Net occupancy expense increased $30,497 or 16.4% to $216,195 for three months
ended March 31, 1997, from $185,698 for the three months ended March 31, 1996.
This increase is primarily due to costs associated with the addition of a new
office, i.e., property taxes, depreciation, ground lease payments, etc. Other
operating expenses increased $52,727 or 31.8% to $218,654 for the period ending
March 31, 1997, from $165,927 for the period ending March 31, 1996.
LIQUIDITY
The Company must maintain an adequate liquidity position in order to respond to
the short-term demand for funds caused by the withdrawals from deposit
accounts, maturities of repurchase agreements, extensions of credit and for the
payment of operating expenses. Maintaining this position of adequate liquidity
is accomplished through the management of a combination of liquid assets; those
which can be converted into cash and access to additional sources of funds.

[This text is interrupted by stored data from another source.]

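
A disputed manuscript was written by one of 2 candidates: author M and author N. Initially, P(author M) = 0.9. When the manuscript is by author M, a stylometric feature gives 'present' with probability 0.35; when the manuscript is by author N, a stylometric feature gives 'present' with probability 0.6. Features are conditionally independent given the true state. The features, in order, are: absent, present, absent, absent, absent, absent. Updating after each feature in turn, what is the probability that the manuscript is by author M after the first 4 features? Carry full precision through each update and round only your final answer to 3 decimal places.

After 'absent': P(author M) = 0.65·0.9000 / (0.65·0.9000 + 0.4·0.1000) ≈ 0.9360
After 'present': P(author M) = 0.35·0.9360 / (0.35·0.9360 + 0.6·0.0640) ≈ 0.8951
After 'absent': P(author M) = 0.65·0.8951 / (0.65·0.8951 + 0.4·0.1049) ≈ 0.9327
After 'absent': P(author M) = 0.65·0.9327 / (0.65·0.9327 + 0.4·0.0673) ≈ 0.9575

0.957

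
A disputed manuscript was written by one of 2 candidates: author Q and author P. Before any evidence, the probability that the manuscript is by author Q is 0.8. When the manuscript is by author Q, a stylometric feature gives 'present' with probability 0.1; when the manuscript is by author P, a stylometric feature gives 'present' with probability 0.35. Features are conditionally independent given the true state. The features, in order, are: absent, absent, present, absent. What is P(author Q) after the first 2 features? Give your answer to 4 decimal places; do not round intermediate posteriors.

After 'absent': P(author Q) = 0.9·0.8000 / (0.9·0.8000 + 0.65·0.2000) ≈ 0.8471
After 'absent': P(author Q) = 0.9·0.8471 / (0.9·0.8471 + 0.65·0.1529) ≈ 0.8846

0.8846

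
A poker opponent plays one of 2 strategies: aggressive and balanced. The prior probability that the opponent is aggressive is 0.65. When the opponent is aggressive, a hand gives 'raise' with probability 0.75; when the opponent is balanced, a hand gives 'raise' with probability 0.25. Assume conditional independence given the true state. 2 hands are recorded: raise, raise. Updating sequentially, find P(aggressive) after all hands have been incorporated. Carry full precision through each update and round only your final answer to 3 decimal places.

0.944

After 'raise': P(aggressive) = 0.75·0.6500 / (0.75·0.6500 + 0.25·0.3500) ≈ 0.8478
After 'raise': P(aggressive) = 0.75·0.8478 / (0.75·0.8478 + 0.25·0.1522) ≈ 0.9435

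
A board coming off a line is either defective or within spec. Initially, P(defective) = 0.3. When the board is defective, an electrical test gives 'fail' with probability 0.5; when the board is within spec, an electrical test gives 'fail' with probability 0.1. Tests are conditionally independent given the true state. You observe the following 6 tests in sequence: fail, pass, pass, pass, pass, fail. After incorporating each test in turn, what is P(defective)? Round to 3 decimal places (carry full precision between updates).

0.505

Apply Bayes' rule sequentially, carrying P(defective) forward.
After 'fail': P(defective) = 0.5·0.3000 / (0.5·0.3000 + 0.1·0.7000) ≈ 0.6818
After 'pass': P(defective) = 0.5·0.6818 / (0.5·0.6818 + 0.9·0.3182) ≈ 0.5435
After 'pass': P(defective) = 0.5·0.5435 / (0.5·0.5435 + 0.9·0.4565) ≈ 0.3981
After 'pass': P(defective) = 0.5·0.3981 / (0.5·0.3981 + 0.9·0.6019) ≈ 0.2687
After 'pass': P(defective) = 0.5·0.2687 / (0.5·0.2687 + 0.9·0.7313) ≈ 0.1695
After 'fail': P(defective) = 0.5·0.1695 / (0.5·0.1695 + 0.1·0.8305) ≈ 0.5051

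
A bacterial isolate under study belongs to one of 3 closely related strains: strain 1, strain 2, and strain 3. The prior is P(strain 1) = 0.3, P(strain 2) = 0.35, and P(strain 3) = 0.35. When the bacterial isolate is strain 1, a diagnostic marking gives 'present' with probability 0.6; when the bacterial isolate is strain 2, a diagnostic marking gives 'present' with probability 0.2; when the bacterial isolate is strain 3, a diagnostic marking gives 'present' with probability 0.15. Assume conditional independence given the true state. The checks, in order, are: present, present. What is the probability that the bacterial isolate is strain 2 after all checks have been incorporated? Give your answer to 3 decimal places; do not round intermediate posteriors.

Each posterior becomes the prior for the next update.
After 'present': normaliser = 0.6·0.3000 + 0.2·0.3500 + 0.15·0.3500; P(strain 1) ≈ 0.5950, P(strain 2) ≈ 0.2314, P(strain 3) ≈ 0.1736
After 'present': normaliser = 0.6·0.5950 + 0.2·0.2314 + 0.15·0.1736; P(strain 1) ≈ 0.8316, P(strain 2) ≈ 0.1078, P(strain 3) ≈ 0.0606

0.108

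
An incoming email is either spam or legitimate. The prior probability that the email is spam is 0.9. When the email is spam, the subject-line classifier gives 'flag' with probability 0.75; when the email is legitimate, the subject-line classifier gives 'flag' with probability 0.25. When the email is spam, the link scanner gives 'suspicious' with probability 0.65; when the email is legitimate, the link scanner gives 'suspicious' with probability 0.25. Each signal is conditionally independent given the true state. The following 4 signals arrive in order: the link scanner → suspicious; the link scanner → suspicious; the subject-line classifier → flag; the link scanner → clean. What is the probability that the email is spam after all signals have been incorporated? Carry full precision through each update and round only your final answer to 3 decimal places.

After the link scanner='suspicious': P(spam) = 0.65·0.9000 / (0.65·0.9000 + 0.25·0.1000) ≈ 0.9590
After the link scanner='suspicious': P(spam) = 0.65·0.9590 / (0.65·0.9590 + 0.25·0.0410) ≈ 0.9838
After the subject-line classifier='flag': P(spam) = 0.75·0.9838 / (0.75·0.9838 + 0.25·0.0162) ≈ 0.9946
After the link scanner='clean': P(spam) = 0.35·0.9946 / (0.35·0.9946 + 0.75·0.0054) ≈ 0.9884

0.988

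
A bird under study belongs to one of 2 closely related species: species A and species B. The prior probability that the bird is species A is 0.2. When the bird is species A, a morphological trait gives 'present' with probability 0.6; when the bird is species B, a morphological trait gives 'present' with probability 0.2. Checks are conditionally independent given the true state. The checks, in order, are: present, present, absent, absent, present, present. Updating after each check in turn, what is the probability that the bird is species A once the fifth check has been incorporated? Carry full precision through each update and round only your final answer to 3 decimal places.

After 'present': P(species A) = 0.6·0.2000 / (0.6·0.2000 + 0.2·0.8000) ≈ 0.4286
After 'present': P(species A) = 0.6·0.4286 / (0.6·0.4286 + 0.2·0.5714) ≈ 0.6923
After 'absent': P(species A) = 0.4·0.6923 / (0.4·0.6923 + 0.8·0.3077) ≈ 0.5294
After 'absent': P(species A) = 0.4·0.5294 / (0.4·0.5294 + 0.8·0.4706) ≈ 0.3600
After 'present': P(species A) = 0.6·0.3600 / (0.6·0.3600 + 0.2·0.6400) ≈ 0.6279

0.628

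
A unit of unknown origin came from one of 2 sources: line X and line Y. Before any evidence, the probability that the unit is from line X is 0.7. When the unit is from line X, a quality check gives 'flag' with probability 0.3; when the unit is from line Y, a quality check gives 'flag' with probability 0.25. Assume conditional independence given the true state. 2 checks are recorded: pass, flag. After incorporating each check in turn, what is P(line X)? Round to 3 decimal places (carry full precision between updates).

Each posterior becomes the prior for the next update.
After 'pass': P(line X) = 0.7·0.7000 / (0.7·0.7000 + 0.75·0.3000) ≈ 0.6853
After 'flag': P(line X) = 0.3·0.6853 / (0.3·0.6853 + 0.25·0.3147) ≈ 0.7232

0.723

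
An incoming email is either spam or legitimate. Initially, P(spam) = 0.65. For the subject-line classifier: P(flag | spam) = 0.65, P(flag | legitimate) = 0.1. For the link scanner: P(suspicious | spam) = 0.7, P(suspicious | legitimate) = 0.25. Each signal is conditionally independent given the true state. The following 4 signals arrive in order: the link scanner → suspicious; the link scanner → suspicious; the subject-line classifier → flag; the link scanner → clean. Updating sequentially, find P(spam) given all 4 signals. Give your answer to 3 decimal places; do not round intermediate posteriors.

After the link scanner='suspicious': P(spam) = 0.7·0.6500 / (0.7·0.6500 + 0.25·0.3500) ≈ 0.8387
After the link scanner='suspicious': P(spam) = 0.7·0.8387 / (0.7·0.8387 + 0.25·0.1613) ≈ 0.9357
After the subject-line classifier='flag': P(spam) = 0.65·0.9357 / (0.65·0.9357 + 0.1·0.0643) ≈ 0.9895
After the link scanner='clean': P(spam) = 0.3·0.9895 / (0.3·0.9895 + 0.75·0.0105) ≈ 0.9743

0.974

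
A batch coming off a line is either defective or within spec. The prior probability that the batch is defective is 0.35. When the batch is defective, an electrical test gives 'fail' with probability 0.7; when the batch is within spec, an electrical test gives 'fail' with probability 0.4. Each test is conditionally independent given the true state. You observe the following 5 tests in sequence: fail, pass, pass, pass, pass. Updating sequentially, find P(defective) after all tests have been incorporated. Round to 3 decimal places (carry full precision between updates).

0.056

After 'fail': P(defective) = 0.7·0.3500 / (0.7·0.3500 + 0.4·0.6500) ≈ 0.4851
After 'pass': P(defective) = 0.3·0.4851 / (0.3·0.4851 + 0.6·0.5149) ≈ 0.3203
After 'pass': P(defective) = 0.3·0.3203 / (0.3·0.3203 + 0.6·0.6797) ≈ 0.1907
After 'pass': P(defective) = 0.3·0.1907 / (0.3·0.1907 + 0.6·0.8093) ≈ 0.1054
After 'pass': P(defective) = 0.3·0.1054 / (0.3·0.1054 + 0.6·0.8946) ≈ 0.0556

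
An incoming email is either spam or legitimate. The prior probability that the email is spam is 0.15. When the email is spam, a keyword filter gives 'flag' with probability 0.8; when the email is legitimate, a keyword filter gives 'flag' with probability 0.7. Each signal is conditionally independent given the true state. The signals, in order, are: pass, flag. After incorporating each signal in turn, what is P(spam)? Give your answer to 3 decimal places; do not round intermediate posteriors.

After 'pass': P(spam) = 0.2·0.1500 / (0.2·0.1500 + 0.3·0.8500) ≈ 0.1053
After 'flag': P(spam) = 0.8·0.1053 / (0.8·0.1053 + 0.7·0.8947) ≈ 0.1185

0.119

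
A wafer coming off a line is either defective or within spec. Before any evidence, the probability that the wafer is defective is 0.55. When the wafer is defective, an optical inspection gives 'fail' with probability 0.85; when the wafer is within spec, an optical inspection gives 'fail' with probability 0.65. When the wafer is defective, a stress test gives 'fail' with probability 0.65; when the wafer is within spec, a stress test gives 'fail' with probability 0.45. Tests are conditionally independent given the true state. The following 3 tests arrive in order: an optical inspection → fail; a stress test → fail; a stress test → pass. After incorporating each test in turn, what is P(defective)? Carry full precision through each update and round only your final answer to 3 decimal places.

0.595

After an optical inspection='fail': P(defective) = 0.85·0.5500 / (0.85·0.5500 + 0.65·0.4500) ≈ 0.6151
After a stress test='fail': P(defective) = 0.65·0.6151 / (0.65·0.6151 + 0.45·0.3849) ≈ 0.6978
After a stress test='pass': P(defective) = 0.35·0.6978 / (0.35·0.6978 + 0.55·0.3022) ≈ 0.5950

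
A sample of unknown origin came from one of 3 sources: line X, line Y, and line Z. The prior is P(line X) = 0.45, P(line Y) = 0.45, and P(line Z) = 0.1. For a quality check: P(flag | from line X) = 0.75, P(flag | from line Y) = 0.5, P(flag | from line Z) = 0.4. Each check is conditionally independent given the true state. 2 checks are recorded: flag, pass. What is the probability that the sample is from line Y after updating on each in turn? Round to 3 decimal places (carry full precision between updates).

0.509

Each posterior becomes the prior for the next update.
After 'flag': normaliser = 0.75·0.4500 + 0.5·0.4500 + 0.4·0.1000; P(line X) ≈ 0.5602, P(line Y) ≈ 0.3734, P(line Z) ≈ 0.0664
After 'pass': normaliser = 0.25·0.5602 + 0.5·0.3734 + 0.6·0.0664; P(line X) ≈ 0.3820, P(line Y) ≈ 0.5093, P(line Z) ≈ 0.1087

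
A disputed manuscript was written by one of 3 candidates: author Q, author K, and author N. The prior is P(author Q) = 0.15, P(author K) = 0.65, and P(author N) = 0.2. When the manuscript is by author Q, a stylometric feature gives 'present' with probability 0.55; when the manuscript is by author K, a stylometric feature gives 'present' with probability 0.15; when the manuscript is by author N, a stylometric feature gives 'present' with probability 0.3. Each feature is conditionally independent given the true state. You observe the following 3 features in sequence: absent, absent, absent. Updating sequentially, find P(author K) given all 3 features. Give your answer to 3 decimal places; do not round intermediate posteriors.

Apply Bayes' rule sequentially, carrying P(author K) forward.
After 'absent': normaliser = 0.45·0.1500 + 0.85·0.6500 + 0.7·0.2000; P(author Q) ≈ 0.0888, P(author K) ≈ 0.7270, P(author N) ≈ 0.1842
After 'absent': normaliser = 0.45·0.0888 + 0.85·0.7270 + 0.7·0.1842; P(author Q) ≈ 0.0508, P(author K) ≈ 0.7853, P(author N) ≈ 0.1639
After 'absent': normaliser = 0.45·0.0508 + 0.85·0.7853 + 0.7·0.1639; P(author Q) ≈ 0.0284, P(author K) ≈ 0.8291, P(author N) ≈ 0.1425

0.829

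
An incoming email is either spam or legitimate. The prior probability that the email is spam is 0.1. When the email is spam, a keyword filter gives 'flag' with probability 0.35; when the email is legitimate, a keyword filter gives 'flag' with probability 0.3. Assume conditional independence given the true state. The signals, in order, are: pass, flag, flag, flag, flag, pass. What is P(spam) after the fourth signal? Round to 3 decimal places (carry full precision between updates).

After 'pass': P(spam) = 0.65·0.1000 / (0.65·0.1000 + 0.7·0.9000) ≈ 0.0935
After 'flag': P(spam) = 0.35·0.0935 / (0.35·0.0935 + 0.3·0.9065) ≈ 0.1074
After 'flag': P(spam) = 0.35·0.1074 / (0.35·0.1074 + 0.3·0.8926) ≈ 0.1231
After 'flag': P(spam) = 0.35·0.1231 / (0.35·0.1231 + 0.3·0.8769) ≈ 0.1408

0.141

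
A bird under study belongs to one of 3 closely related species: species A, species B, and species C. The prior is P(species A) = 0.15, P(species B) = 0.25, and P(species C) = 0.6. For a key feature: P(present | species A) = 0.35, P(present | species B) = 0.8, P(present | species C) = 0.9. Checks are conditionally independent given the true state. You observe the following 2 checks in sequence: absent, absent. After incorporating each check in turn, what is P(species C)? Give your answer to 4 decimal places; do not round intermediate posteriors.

After 'absent': normaliser = 0.65·0.1500 + 0.2·0.2500 + 0.1·0.6000; P(species A) ≈ 0.4699, P(species B) ≈ 0.2410, P(species C) ≈ 0.2892
After 'absent': normaliser = 0.65·0.4699 + 0.2·0.2410 + 0.1·0.2892; P(species A) ≈ 0.7984, P(species B) ≈ 0.1260, P(species C) ≈ 0.0756

0.0756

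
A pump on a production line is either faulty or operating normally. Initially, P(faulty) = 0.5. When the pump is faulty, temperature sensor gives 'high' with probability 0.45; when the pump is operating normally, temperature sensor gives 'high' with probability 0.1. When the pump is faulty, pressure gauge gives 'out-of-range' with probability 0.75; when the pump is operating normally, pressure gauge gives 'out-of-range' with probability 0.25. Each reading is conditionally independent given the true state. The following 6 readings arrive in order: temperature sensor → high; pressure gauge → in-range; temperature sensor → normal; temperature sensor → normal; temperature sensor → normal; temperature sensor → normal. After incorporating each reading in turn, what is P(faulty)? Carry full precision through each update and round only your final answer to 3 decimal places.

After temperature sensor='high': P(faulty) = 0.45·0.5000 / (0.45·0.5000 + 0.1·0.5000) ≈ 0.8182
After pressure gauge='in-range': P(faulty) = 0.25·0.8182 / (0.25·0.8182 + 0.75·0.1818) ≈ 0.6000
After temperature sensor='normal': P(faulty) = 0.55·0.6000 / (0.55·0.6000 + 0.9·0.4000) ≈ 0.4783
After temperature sensor='normal': P(faulty) = 0.55·0.4783 / (0.55·0.4783 + 0.9·0.5217) ≈ 0.3591
After temperature sensor='normal': P(faulty) = 0.55·0.3591 / (0.55·0.3591 + 0.9·0.6409) ≈ 0.2550
After temperature sensor='normal': P(faulty) = 0.55·0.2550 / (0.55·0.2550 + 0.9·0.7450) ≈ 0.1730

0.173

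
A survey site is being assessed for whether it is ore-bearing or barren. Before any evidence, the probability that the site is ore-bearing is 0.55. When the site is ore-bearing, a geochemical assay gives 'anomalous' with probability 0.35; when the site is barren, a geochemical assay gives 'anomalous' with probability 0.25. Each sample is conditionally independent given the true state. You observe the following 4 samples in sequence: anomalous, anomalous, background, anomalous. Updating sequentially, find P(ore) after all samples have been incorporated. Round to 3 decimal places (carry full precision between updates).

0.744

After 'anomalous': P(ore) = 0.35·0.5500 / (0.35·0.5500 + 0.25·0.4500) ≈ 0.6311
After 'anomalous': P(ore) = 0.35·0.6311 / (0.35·0.6311 + 0.25·0.3689) ≈ 0.7055
After 'background': P(ore) = 0.65·0.7055 / (0.65·0.7055 + 0.75·0.2945) ≈ 0.6749
After 'anomalous': P(ore) = 0.35·0.6749 / (0.35·0.6749 + 0.25·0.3251) ≈ 0.7440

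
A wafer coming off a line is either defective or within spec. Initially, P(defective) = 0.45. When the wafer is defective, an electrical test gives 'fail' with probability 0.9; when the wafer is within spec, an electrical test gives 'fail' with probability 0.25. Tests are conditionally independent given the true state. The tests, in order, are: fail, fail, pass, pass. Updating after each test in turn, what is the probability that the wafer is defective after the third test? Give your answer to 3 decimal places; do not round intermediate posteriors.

After 'fail': P(defective) = 0.9·0.4500 / (0.9·0.4500 + 0.25·0.5500) ≈ 0.7465
After 'fail': P(defective) = 0.9·0.7465 / (0.9·0.7465 + 0.25·0.2535) ≈ 0.9138
After 'pass': P(defective) = 0.1·0.9138 / (0.1·0.9138 + 0.75·0.0862) ≈ 0.5857

0.586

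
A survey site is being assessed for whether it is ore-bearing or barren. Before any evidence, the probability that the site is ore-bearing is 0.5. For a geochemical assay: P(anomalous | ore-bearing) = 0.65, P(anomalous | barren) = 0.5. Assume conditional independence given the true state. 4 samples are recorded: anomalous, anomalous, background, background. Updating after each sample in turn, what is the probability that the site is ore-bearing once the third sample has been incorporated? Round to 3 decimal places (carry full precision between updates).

After 'anomalous': P(ore) = 0.65·0.5000 / (0.65·0.5000 + 0.5·0.5000) ≈ 0.5652
After 'anomalous': P(ore) = 0.65·0.5652 / (0.65·0.5652 + 0.5·0.4348) ≈ 0.6283
After 'background': P(ore) = 0.35·0.6283 / (0.35·0.6283 + 0.5·0.3717) ≈ 0.5419

0.542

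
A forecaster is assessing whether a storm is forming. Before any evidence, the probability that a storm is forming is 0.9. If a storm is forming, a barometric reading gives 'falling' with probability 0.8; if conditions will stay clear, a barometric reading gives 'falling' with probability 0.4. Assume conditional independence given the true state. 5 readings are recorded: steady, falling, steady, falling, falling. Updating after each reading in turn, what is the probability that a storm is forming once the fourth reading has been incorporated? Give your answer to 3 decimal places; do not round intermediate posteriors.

Each posterior becomes the prior for the next update.
After 'steady': P(storm) = 0.2·0.9000 / (0.2·0.9000 + 0.6·0.1000) ≈ 0.7500
After 'falling': P(storm) = 0.8·0.7500 / (0.8·0.7500 + 0.4·0.2500) ≈ 0.8571
After 'steady': P(storm) = 0.2·0.8571 / (0.2·0.8571 + 0.6·0.1429) ≈ 0.6667
After 'falling': P(storm) = 0.8·0.6667 / (0.8·0.6667 + 0.4·0.3333) ≈ 0.8000

0.800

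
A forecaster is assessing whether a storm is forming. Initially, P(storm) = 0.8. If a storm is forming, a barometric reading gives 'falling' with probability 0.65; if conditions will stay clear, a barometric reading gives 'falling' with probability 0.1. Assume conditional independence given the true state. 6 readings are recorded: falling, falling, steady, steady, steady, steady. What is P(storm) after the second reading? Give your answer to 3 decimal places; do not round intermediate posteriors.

Apply Bayes' rule sequentially, carrying P(storm) forward.
After 'falling': P(storm) = 0.65·0.8000 / (0.65·0.8000 + 0.1·0.2000) ≈ 0.9630
After 'falling': P(storm) = 0.65·0.9630 / (0.65·0.9630 + 0.1·0.0370) ≈ 0.9941

0.994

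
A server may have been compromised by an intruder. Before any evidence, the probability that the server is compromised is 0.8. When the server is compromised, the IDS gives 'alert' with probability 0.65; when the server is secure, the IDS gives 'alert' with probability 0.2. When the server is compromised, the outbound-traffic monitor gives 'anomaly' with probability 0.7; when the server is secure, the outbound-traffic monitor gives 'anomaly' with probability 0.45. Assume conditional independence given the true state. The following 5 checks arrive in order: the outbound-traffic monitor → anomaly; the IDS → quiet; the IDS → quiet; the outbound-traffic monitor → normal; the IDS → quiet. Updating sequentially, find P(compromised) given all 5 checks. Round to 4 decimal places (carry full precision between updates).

After the outbound-traffic monitor='anomaly': P(compromised) = 0.7·0.8000 / (0.7·0.8000 + 0.45·0.2000) ≈ 0.8615
After the IDS='quiet': P(compromised) = 0.35·0.8615 / (0.35·0.8615 + 0.8·0.1385) ≈ 0.7313
After the IDS='quiet': P(compromised) = 0.35·0.7313 / (0.35·0.7313 + 0.8·0.2687) ≈ 0.5436
After the outbound-traffic monitor='normal': P(compromised) = 0.3·0.5436 / (0.3·0.5436 + 0.55·0.4564) ≈ 0.3938
After the IDS='quiet': P(compromised) = 0.35·0.3938 / (0.35·0.3938 + 0.8·0.6062) ≈ 0.2213

0.2213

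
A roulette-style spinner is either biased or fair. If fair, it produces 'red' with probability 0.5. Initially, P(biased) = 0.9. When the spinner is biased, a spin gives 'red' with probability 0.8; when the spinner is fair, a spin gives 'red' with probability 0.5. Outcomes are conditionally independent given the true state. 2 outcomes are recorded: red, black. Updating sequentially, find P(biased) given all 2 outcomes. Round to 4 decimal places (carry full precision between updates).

Each posterior becomes the prior for the next update.
After 'red': P(biased) = 0.8·0.9000 / (0.8·0.9000 + 0.5·0.1000) ≈ 0.9351
After 'black': P(biased) = 0.2·0.9351 / (0.2·0.9351 + 0.5·0.0649) ≈ 0.8521

0.8521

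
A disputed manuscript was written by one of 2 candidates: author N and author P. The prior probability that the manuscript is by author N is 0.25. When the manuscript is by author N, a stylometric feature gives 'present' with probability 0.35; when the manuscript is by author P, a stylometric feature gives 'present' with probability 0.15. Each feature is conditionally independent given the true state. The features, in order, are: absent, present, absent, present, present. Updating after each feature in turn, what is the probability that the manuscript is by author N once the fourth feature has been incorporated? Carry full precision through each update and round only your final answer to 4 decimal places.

0.5149

After 'absent': P(author N) = 0.65·0.2500 / (0.65·0.2500 + 0.85·0.7500) ≈ 0.2031
After 'present': P(author N) = 0.35·0.2031 / (0.35·0.2031 + 0.15·0.7969) ≈ 0.3730
After 'absent': P(author N) = 0.65·0.3730 / (0.65·0.3730 + 0.85·0.6270) ≈ 0.3126
After 'present': P(author N) = 0.35·0.3126 / (0.35·0.3126 + 0.15·0.6874) ≈ 0.5149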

Primary liquid assets of the Company are cash and due from banks, federal funds
sold, investments available for sale and other short-term investments. The
Company's primary liquid assets accounted for 30.43% and 33.99% of average
assets at March 31, 1997, and 1996, respectively. Additional sources of funds
available through the Bank for additional liquidity needs include borrowing on
a short-term basis from the Federal Reserve System, the purchasing of federal
funds from other financial institutions and increasing deposits by raising
rates paid. The Company's core deposits consist of IPCs, NOW accounts, money
market accounts, time deposits and savings. Although such core deposits are
becoming increasingly more costly and interest sensitive for both the Company
and the industry as a whole, such core deposits continue to provide the Company
with a large and stable source of funds. Core deposits averaged 87.9% of
earning assets during the first three months of 1997 as compared to 87.2% of
earning assets for the first three months of 1996. The Company closely
monitors its reliance on certificates on deposit greater than $100,000. The
Company plans to meet its future needs through maturities of investments and
loans and through the generation of deposits. The Company's management
believes its liquidity sources are adequate to meet its operating needs and
does not know of any trends, events or uncertainties that may result in a
significant adverse effect on the Company's liquidity position. At three
months ended March 31, 1997, the Bank's liquidity ratio was 26.65% and for the
same period ended March 31, 1996, the liquidity ratio was 29.91%.
CAPITAL RESOURCES
The capital needs of the Company have been met to date through the $10,600,000
in capital raised at its initial offering, the retention of earnings less
dividends paid and the exercising of stock options in April of 1995, of
$124,000, the exercising of stock options in March of 1996, of $124,000 and the
exercising of stock options in January of 1997 of $124,000 for a total
shareholders' equity at March 31, 1997, of $14,599,173. The rate of asset
growth from the Bank's inception does not negatively impact this capital base.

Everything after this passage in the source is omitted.